In the new study, titled “The Thin Green Line: Cuts to State Pollution Control Agencies Threaten Public Health,” the EIP found that 30 states have chopped staffing in their environmental agencies by 10% or more, 16 of them by more than 20%. This follows what’s been happening at the federal level for a very long time. In the first three years of the Reagan administration, cuts in the EPA budget and staff cuts were combined. The George W. Bush administration worked to undermine policy based firmly on science, and according to the American Journal of Public Health, “The [Trump regime] combines both these strategies and operates in a political context more favorable to its designs on the EPA. [...] Wealthy donors, think tanks, and fossil fuel and chemical industries have become more influential in pushing deregulation.”
In 2008, the EPA’s budget for key programs in 2008 was $5.3 billion and the workforce 16,916 full-time equivalents; in 2018, the budget was $4.5 billion and the workforce 14,217 FTEs. Funding for enforcement programs was cut 17% over this period, with enforcement staffing down 10%.

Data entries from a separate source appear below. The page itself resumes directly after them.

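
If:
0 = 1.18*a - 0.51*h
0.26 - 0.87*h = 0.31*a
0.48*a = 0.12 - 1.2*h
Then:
No Solution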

Under the circumstances, with Donald Trump still keen on whacking 30% more out the EPA budget, one might think that maybe transferring EPA tasks to the states would improve matters. But with the exception of a few states, it wouldn’t be. Over the 10-year period, California, for instance, raised the state EPA’s budget by 75%, and hired an additional 1,255 pollution-control employees. Elsewhere, it is another story. Some examples of cuts over the 2008-2018 period:
-
Louisiana: Environmental protection programs by an inflation-adjusted 34.8%, and a 30% drop in Department of Environmental Quality workers.
-
Texas: 35% funding cuts for the Commission on Environmental Quality at the same time the state’s overall budget rose by 41%.
-
North Carolina “is home to 2,246 factory hog farms housing 9.7 million pigs that produce 10 billion gallons of manure annually — 500 times the waste produced by the population of Washington, D.C.," the EIP reported stated. "The hog waste lagoons often spill into rivers because of higher storm surges caused by sea-level rise and climate change." The inflation-adjusted environmental programs budget was more than $116.5 million in 2008, 33.7%, more than its budget last year. The overall state budget grew 8% during the same period. It also lost 35% of its environmental regulators.
-
New York: The Department of Environmental Conservation has seen its budget cut by 31% over the past decade, with the workforce reduced by 29%.
In the 47 states for which data were available, EIP found cuts totaling more than 4,400 positions in environmental protections. But if California’s environmental workforce gains are removed, staff cuts in the remaining states total 5,705 positions for an average reduction of 14%.